For the telecom industry, Sun is rolling out two new servers, including the Netra 240, a ruggedized 2U (3.5-inch) server powered by UltraSPARC III and featuring preinstalled Advanced Lights Out Manager software and Solaris 8. The Netra CT820, available later this month starting at $32,995, offers support for the PICMG (PCI Industrial Computer Manufacturers Group) 2.16 telecom standards. Powered by SPARC technology, the system includes a blade chassis. Both Netra servers are NEBS (Network Equipment Building Standard) Level 3 compliant. The standard is designed for telecommunications servers that often are housed in physically harsh environments rather than in climate-controlled data centers.
In the midrange and high end, Sun is bumping up the speed of the four-way Sun Fire V480 and 12-processor V1280 servers with 1.2GHz UltraSPARC III chips, and enhancing the management features in its 52-way 12K and 72-processor 15K systems, Masters said. The two systems now come with automatic diagnosis and recovery capabilities that enable them to better detect and respond to system failures and allow administrators to swap out failed components without having to bring the servers down.

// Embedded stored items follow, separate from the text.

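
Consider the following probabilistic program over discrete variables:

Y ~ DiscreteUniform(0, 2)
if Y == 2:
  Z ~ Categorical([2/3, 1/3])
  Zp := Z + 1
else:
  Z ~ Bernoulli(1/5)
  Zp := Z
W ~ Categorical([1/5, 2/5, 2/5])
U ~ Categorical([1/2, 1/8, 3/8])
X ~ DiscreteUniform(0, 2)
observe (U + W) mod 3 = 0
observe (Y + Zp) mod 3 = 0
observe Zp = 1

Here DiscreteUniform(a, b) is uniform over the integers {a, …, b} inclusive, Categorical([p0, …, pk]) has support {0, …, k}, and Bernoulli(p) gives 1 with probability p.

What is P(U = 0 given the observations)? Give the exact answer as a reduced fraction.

Enumerate traces; 9 have nonzero weight after conditioning:
  (Y=2, Z=0, W=0, U=0, X=0) weight 1/135
  (Y=2, Z=0, W=0, U=0, X=1) weight 1/135
  (Y=2, Z=0, W=0, U=0, X=2) weight 1/135
  (Y=2, Z=0, W=1, U=2, X=0) weight 1/90
  (Y=2, Z=0, W=1, U=2, X=1) weight 1/90
  (Y=2, Z=0, W=1, U=2, X=2) weight 1/90
  (Y=2, Z=0, W=2, U=1, X=0) weight 1/270
  (Y=2, Z=0, W=2, U=1, X=1) weight 1/270
  … 1 more
Group by U:
  weight(U=0) = 1/45
  weight(U=1) = 1/90
  weight(U=2) = 1/30
Total weight = 1/45 + 1/90 + 1/30 = 1/15
P(U=0 | obs) = 1/45 / 1/15 = 1/3
P(U=1 | obs) = 1/90 / 1/15 = 1/6
P(U=2 | obs) = 1/30 / 1/15 = 1/2

P(U = 0 | obs) = 1/3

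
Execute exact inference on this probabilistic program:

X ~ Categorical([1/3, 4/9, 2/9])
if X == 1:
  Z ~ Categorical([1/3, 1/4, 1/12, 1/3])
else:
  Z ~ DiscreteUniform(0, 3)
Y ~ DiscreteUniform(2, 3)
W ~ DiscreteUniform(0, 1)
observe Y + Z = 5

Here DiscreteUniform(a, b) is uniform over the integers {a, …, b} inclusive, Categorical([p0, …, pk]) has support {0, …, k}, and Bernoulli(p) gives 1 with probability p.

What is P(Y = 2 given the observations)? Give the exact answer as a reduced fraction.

Enumerate traces; 12 have nonzero weight after conditioning:
  (X=0, Z=2, Y=3, W=0) weight 1/48
  (X=0, Z=2, Y=3, W=1) weight 1/48
  (X=0, Z=3, Y=2, W=0) weight 1/48
  (X=0, Z=3, Y=2, W=1) weight 1/48
  (X=1, Z=2, Y=3, W=0) weight 1/108
  (X=1, Z=2, Y=3, W=1) weight 1/108
  (X=1, Z=3, Y=2, W=0) weight 1/27
  (X=1, Z=3, Y=2, W=1) weight 1/27
  … 4 more
Group by Y:
  weight(Y=2) = 31/216
  weight(Y=3) = 19/216
Total weight = 31/216 + 19/216 = 25/108
P(Y=2 | obs) = 31/216 / 25/108 = 31/50
P(Y=3 | obs) = 19/216 / 25/108 = 19/50

P(Y = 2 | obs) = 31/50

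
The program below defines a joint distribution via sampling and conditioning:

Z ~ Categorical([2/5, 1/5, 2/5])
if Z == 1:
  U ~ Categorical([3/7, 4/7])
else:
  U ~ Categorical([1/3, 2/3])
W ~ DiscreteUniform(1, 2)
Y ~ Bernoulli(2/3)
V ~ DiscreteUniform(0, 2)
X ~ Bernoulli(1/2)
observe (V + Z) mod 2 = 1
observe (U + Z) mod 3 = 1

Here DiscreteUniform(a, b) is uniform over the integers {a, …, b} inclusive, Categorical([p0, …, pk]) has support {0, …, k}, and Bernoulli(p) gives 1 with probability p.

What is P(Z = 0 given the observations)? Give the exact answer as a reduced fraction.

Enumerate traces; 24 have nonzero weight after conditioning:
  (Z=0, U=1, W=1, Y=0, V=1, X=0) weight 1/135
  (Z=0, U=1, W=1, Y=0, V=1, X=1) weight 1/135
  (Z=0, U=1, W=1, Y=1, V=1, X=0) weight 2/135
  (Z=0, U=1, W=1, Y=1, V=1, X=1) weight 2/135
  (Z=0, U=1, W=2, Y=0, V=1, X=0) weight 1/135
  (Z=0, U=1, W=2, Y=0, V=1, X=1) weight 1/135
  (Z=0, U=1, W=2, Y=1, V=1, X=0) weight 2/135
  (Z=0, U=1, W=2, Y=1, V=1, X=1) weight 2/135
  (Z=1, U=0, W=1, Y=0, V=0, X=0) weight 1/420
  … 15 more
Group by Z:
  weight(Z=0) = 4/45
  weight(Z=1) = 2/35
Total weight = 4/45 + 2/35 = 46/315
P(Z=0 | obs) = 4/45 / 46/315 = 14/23
P(Z=1 | obs) = 2/35 / 46/315 = 9/23

P(Z = 0 | obs) = 14/23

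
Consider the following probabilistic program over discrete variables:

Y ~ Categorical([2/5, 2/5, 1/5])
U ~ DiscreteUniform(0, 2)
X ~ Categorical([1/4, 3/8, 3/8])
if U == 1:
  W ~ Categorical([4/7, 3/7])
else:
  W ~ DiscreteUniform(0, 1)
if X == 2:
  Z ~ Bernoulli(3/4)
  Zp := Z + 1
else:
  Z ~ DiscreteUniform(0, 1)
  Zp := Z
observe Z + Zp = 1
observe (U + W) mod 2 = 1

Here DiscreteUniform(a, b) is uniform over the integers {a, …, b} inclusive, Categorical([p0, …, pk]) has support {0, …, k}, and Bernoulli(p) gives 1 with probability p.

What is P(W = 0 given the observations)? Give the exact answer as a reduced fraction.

Enumerate traces; 9 have nonzero weight after conditioning:
  (Y=0, U=0, X=2, W=1, Z=0) weight 1/160
  (Y=0, U=1, X=2, W=0, Z=0) weight 1/140
  (Y=0, U=2, X=2, W=1, Z=0) weight 1/160
  (Y=1, U=0, X=2, W=1, Z=0) weight 1/160
  (Y=1, U=1, X=2, W=0, Z=0) weight 1/140
  (Y=1, U=2, X=2, W=1, Z=0) weight 1/160
  (Y=2, U=0, X=2, W=1, Z=0) weight 1/320
  (Y=2, U=1, X=2, W=0, Z=0) weight 1/280
  … 1 more
Group by W:
  weight(W=0) = 1/56
  weight(W=1) = 1/32
Total weight = 1/56 + 1/32 = 11/224
P(W=0 | obs) = 1/56 / 11/224 = 4/11
P(W=1 | obs) = 1/32 / 11/224 = 7/11

P(W = 0 | obs) = 4/11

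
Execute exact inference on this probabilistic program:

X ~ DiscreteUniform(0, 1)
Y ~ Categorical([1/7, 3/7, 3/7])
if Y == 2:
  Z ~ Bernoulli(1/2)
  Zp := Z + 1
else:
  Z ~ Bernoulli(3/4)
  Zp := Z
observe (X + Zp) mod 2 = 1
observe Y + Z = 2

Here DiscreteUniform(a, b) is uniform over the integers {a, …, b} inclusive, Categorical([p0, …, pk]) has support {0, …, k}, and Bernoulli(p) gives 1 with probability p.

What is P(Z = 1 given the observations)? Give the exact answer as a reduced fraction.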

In addition, Sun is rolling out five new reference architectures—tested proof-of-concept implementations designed to reduce the complexity of deploying Sun environments. The new reference architectures are aimed at supply chain management, Web serving, enhanced communications services for telecom companies, application security via firewalls and Hewlett-Packard Co.s Tru64 customers who want to migrate to Sun technology. In July, Sun introduced its HP Away program designed to lure AlphaServer users concerned about HPs plans to discontinue the technology as it standardizes its 64-bit systems on Intels Itanium chip. Masters said that Sun already has exceeded its goal of bringing more than 40 AlphaServer users in North America to its UltraSPARC technology, and now is taking the program global.
In a similar move, Sun is rolling out its Infrastructure Solution for Mainframe Migration, an offshoot of an earlier announced reference architecture designed to bring legacy mainframe users over to Sun technology.
Sun also is introducing its Red Hat Linux Education Solution that will offer courses, exams and certification on the open-source operating system. Suns embrace of Linux is a key part of the companys push into low-cost, standards-based technology.